Interesting find: If you extract all strings from the iTunes binary, you *will* stumble upon a lot of garble, but also the 16-byte string "DontMessWithThis". Coincidently, 16-byte strings are perfectly fine as AES keys.

I wrote a script that applied 5-6 common algorhitms to two files, and compared how similar the results were. I reached 12% at best, but of course, the slightest bit will tilt the result, so that's no good. But I have tried Blowfish/AES/IDEA etc. with all 16-byte strings extracted from the iTunes binary, with no luck. I've used the Content-MD5 as the IV, and also let my computer use random IVs and have it run for days. No luck.

Oh, and that's CBC and EBC respectively. *sigh*

uhm i think that comparing similarity is not a good aproach. if is succesfully decryped would match 100% if not, no matter how many bytes are equal.

I came here because I've just fetched using itunes almost all artwork for my mp3 collection and now i want to save them as "folder.jpg" for each album folder. I've succesfully coded an app to strip the .itc header and output the raw jpg but do you know how to guess for what album (and its location) is that artwork?

knoopx-
Nope, I've been manually dragging my JPGs into the proper places. Sorry.

knoopx:

You're right, similarity is a bad approach. I didn't rely much on it either, it was just for good (bad) measure.

Is there any way to use this UNIX command to convert files within Mac OS X? Thanks. :)
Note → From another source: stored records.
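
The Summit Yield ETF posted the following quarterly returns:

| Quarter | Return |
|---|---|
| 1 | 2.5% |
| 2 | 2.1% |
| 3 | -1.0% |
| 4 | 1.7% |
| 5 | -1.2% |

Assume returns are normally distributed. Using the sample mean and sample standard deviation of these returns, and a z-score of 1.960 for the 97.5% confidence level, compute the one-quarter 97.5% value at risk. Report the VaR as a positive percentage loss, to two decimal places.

2.66

Mean return μ = 4.10 / 5 = 0.8200%
Σ(r − μ)² = (2.5 − 0.8200)² + (2.1 − 0.8200)² + (-1 − 0.8200)² + … = 12.6280
σ = √[12.6280 / 4] = 1.7768%
VaR = −(μ − z·σ) = −(0.8200 − 1.960 × 1.7768) = −(-2.6625) = 2.6625%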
>I came here because I've just fetched using itunes almost all artwork for my mp3 collection and now i want to save them as "folder.jpg" for each album folder. I've succesfully coded an app to strip the .itc header and output the raw jpg but do you know how to guess for what album (and its location) is that artwork?

knoopx,
The .itc file is named with the "Persistent ID" of the track. You can get track information by opening the iTunes Music Library.xml file and searching for the item that matches.

I don't know how well you know xml, but the query should be reasonably simple.